Türk-İş Genel Sekreteri ve Genel Maden İşçileri Sendikası (GMİS) Genel Başkanı iken 6 Ağustos 1999 tarihinde evinin önünde uğradığı silahlı saldırıda alçakça katledilen işçi lideri Şemsi Denizer’in, ölümünün 17. Yıldönümünde mezarı başında anıldığı bildirildi.

 

GMİS’ten konuyla ilgili yapılan yazılı açıklama şöyle:

 

Denizer, dünya emek cephesinde ve siyasal yaşamda,1990 Madenci Grevi, 4-8 Ocak 1991 Ankara Yürüyüşü, 5 Nisan 1994 Kararları ve Emek Platformu ile, o yıllarda TBMM’de geçirilmeye çalışılan MAİ, Uluslararası Tahkim Yasası gibi yasların geri çekilmesini sağlayan lider olarak anılmaktaydı.

Denizer için Çaycuma’ya bağlı Serdaroğlu Köyü’nde bulunan kabri başında düzenlenen anma törenine GMİS Genel Başkanı Ahmet Demirci, Genel Başkan Yardımcısı İsa Mutlu, Genel Sekreter Hakkı Arslan, Genel Mali Sekreter Adnan Tıska, Genel Teşkilat ve Eğitim Sekreteri Satılmış Uludağ, GMİS’e bağlı şubelerin yöneticileri ve temsilcileri, Vatan Partisi Genel Başkan Danışmanı Niyazi Işık, maden işçileri ve Denizer’in dost ve akrabaları katıldı.

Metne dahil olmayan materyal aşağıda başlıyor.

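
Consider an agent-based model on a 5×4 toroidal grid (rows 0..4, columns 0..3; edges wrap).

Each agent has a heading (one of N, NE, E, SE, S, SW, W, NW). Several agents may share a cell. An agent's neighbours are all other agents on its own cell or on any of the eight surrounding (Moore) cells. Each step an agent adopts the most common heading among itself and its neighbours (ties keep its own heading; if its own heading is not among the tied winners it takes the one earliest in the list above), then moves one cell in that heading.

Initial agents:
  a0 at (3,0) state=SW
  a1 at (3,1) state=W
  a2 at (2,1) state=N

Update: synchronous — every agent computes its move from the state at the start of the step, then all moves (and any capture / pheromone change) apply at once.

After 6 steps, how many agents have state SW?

t=1: a0@(4,3):SW a1@(3,0):W a2@(1,1):N
t=2: a0@(0,2):SW a1@(3,3):W a2@(0,1):N
t=3: a0@(1,1):SW a1@(3,2):W a2@(4,1):N
t=4: a0@(2,0):SW a1@(3,1):W a2@(3,1):N
t=5: a0@(3,3):SW a1@(3,0):W a2@(2,1):N
t=6: a0@(4,2):SW a1@(3,3):W a2@(1,1):N

1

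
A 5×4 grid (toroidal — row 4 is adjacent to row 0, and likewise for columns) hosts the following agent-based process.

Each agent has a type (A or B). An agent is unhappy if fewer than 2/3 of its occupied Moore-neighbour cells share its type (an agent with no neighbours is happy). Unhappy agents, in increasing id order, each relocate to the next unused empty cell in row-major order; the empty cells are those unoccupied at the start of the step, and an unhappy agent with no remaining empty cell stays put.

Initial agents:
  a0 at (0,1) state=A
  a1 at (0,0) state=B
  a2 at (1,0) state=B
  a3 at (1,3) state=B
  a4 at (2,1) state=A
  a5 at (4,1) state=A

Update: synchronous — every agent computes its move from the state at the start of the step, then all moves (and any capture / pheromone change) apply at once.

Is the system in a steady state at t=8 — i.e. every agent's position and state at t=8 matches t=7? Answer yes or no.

no

t=1: a0@(0,2):A a1@(0,3):B a2@(1,1):B a3@(1,3):B a4@(1,2):A a5@(2,0):A
t=2: a0@(0,0):A a1@(0,1):B a2@(1,0):B a3@(2,1):B a4@(2,2):A a5@(2,3):A
t=3: a0@(0,2):A a1@(0,3):B a2@(1,1):B a3@(1,2):B a4@(1,3):A a5@(2,0):A
t=4: a0@(0,0):A a1@(0,1):B a2@(1,0):B a3@(2,1):B a4@(2,2):A a5@(2,3):A
t=5: a0@(0,2):A a1@(0,3):B a2@(1,1):B a3@(1,2):B a4@(1,3):A a5@(2,0):A
t=6: a0@(0,0):A a1@(0,1):B a2@(1,0):B a3@(2,1):B a4@(2,2):A a5@(2,3):A
t=7: a0@(0,2):A a1@(0,3):B a2@(1,1):B a3@(1,2):B a4@(1,3):A a5@(2,0):A
t=8: a0@(0,0):A a1@(0,1):B a2@(1,0):B a3@(2,1):B a4@(2,2):A a5@(2,3):A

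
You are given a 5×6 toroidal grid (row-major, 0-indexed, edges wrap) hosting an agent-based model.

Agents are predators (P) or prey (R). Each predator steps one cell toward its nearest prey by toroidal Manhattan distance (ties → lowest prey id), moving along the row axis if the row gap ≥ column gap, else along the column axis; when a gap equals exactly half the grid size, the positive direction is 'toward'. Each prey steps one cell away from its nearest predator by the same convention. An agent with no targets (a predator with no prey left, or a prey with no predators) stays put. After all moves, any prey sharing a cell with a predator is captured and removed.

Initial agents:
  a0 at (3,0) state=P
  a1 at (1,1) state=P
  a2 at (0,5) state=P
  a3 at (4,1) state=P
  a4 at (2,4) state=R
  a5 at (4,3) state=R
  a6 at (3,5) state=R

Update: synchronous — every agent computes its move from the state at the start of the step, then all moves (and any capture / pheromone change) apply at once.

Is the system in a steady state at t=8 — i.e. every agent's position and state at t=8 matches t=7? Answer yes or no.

t=1: a0@(3,5):P a1@(1,2):P a2@(4,5):P a3@(4,2):P a4@(2,3):R a5@(4,4):R a6@(3,4):R
t=2: a0@(3,4):P a1@(2,2):P a2@(4,4):P a3@(4,3):P a4@(3,3):R a6@(3,3):R
t=3: a0@(3,3):P a1@(3,2):P a2@(3,4):P a3@(3,3):P
t=4: (unchanged — steady state)

yes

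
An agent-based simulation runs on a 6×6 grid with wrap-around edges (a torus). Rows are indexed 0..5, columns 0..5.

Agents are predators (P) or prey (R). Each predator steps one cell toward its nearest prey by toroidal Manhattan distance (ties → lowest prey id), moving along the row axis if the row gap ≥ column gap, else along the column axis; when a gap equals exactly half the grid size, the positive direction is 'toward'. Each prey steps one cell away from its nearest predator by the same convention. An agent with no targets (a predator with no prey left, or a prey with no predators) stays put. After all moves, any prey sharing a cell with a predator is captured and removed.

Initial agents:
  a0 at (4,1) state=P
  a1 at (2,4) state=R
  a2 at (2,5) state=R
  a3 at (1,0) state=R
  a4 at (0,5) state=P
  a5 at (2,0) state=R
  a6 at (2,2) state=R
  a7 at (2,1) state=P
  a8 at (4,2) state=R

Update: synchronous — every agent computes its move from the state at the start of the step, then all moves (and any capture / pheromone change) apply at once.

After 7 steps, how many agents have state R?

t=1: a0@(4,2):P a1@(3,4):R a2@(3,5):R a4@(1,5):P a5@(2,5):R a6@(2,3):R a7@(2,0):P a8@(4,3):R
t=2: a0@(4,3):P a1@(3,5):R a2@(4,5):R a4@(2,5):P a5@(3,5):R a6@(1,3):R a7@(2,5):P a8@(4,4):R
t=3: a0@(4,4):P a1@(4,5):R a2@(4,0):R a4@(3,5):P a5@(4,5):R a6@(0,3):R a7@(3,5):P a8@(4,5):R
t=4: a0@(4,5):P a1@(4,0):R a2@(4,1):R a4@(4,5):P a5@(4,0):R a6@(1,3):R a7@(4,5):P a8@(4,0):R
t=5: a0@(4,0):P a1@(4,1):R a2@(4,2):R a4@(4,0):P a5@(4,1):R a6@(0,3):R a7@(4,0):P a8@(4,1):R
t=6: a0@(4,1):P a1@(4,2):R a2@(4,3):R a4@(4,1):P a5@(4,2):R a6@(0,2):R a7@(4,1):P a8@(4,2):R
t=7: a0@(4,2):P a1@(4,3):R a2@(4,4):R a4@(4,2):P a5@(4,3):R a6@(1,2):R a7@(4,2):P a8@(4,3):R

5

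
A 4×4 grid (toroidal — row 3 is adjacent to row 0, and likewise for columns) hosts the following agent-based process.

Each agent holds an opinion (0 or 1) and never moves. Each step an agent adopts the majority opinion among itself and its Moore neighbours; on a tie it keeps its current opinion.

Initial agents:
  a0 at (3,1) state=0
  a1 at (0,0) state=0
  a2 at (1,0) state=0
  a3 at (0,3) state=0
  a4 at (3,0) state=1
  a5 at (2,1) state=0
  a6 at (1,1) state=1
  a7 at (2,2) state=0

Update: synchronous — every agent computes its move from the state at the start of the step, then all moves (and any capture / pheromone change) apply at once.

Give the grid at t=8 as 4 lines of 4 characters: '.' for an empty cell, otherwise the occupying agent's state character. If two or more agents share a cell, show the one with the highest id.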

Anma töreninde Kur-an ve duaların okunmasının ardından Denizer’in kabrine kırmızı karanfiller bırakıldı ve gül suyu döküldü.

 

Denizer’in mezarı başında bir konuşma yapan GMİS Genel Başkanı Ahmet Demirci şunları söyledi.

“Rahmetli Genel Başkanımız ve Türk-İş Genel Sekreteri, değerli büyüğümüz, ağabeyimiz, sadece bizlerin değil, ülkemiz ve dünya emek sınıfının önder olarak kabul ettiği, madencilerin gururu Şemsi Denizer’i rahmetle ve şükranla anıyoruz.

Değerli Genel Başkanımız aramızdan ayrılalı 17 yıl oldu.

Biz Genel Maden İş camiası ve madenciler olarak onu hiç unutmadık, unutturmadık ve unutmayacağız, unutturmayacağız.

Emek mücadelesi verirken ne zaman zora düştüysek onun söylemlerini ve uygulamalarını kendimize rehber edindik.



Her mücadelemizde yol göstericimiz ve ışığımız oldu.

Ülkemiz 15 Temmuz günü Emperyalizmin ve onun yerli uşaklarının elbirliği ile topyekün bir saldırıya uğradı.  Bir darbe teşebbüsü yaşadı.

Fakat başta halkımız ve demokrasi güçleri sokağa çıkarak bu emperyalist saldırıya geçit vermedi ve demokrasiye sahip çıktı.

Tıpkı bu olayda olduğu gibi, bundan 17 yıl önce de emperyalist güçler ülkemiz bağımsızlığının temel taşlarına egemen olmak için önlerinde en büyük engel gördükleri, emek dünyasının önderine, yerli işbirlikçileri ile birlikte bir suikast düzenlediler ve önderimiz şehit ettiler.

Evet, önderimizi şehit ettiler ama onun fikirlerini yok edemediler, yükselttiği emek bayrağını yere indiremediler ve indiremeyecekler.

Maden işçisi 15 Temmuz saldırısına karşı “maden işçisi demokrasi bekçisi” şiarı ile saldırının ilk saatlerinden itibaren halk ile bütünleşerek, madenci fenerinin ışığında demokrasi mücadelesinde önder olmaya devam etmiştir.



Değerli büyüğümüz, Genel Başkan olarak ben ve yönetim kurulumuz her şart altında senden emanet aldığımız emek ve demokrasi mücadelesini her şart altında sürdüreceğiz.

Sen madencilere “canlarım” diye hitap ederdin.

Canların yine burada seninle.

Rahat uyu Genel Başkanım.

Canların seni unutmadı unutmayacak.

Tekrar, başta 15 Temmuz saldırısında tanklara göğüs gerek şehit düşen Demokrasi şehitlerine, terörle mücadele şehitlerimize, bugüne kadar meydana gelen iş kazalarında yaşamını yitiren başta madenciler olmak üzere  iş kazası şehitlerine ve önderimiz rahmetli Genel Başkanımıza rahmet diliyorum. Mekanları cennet olsun.”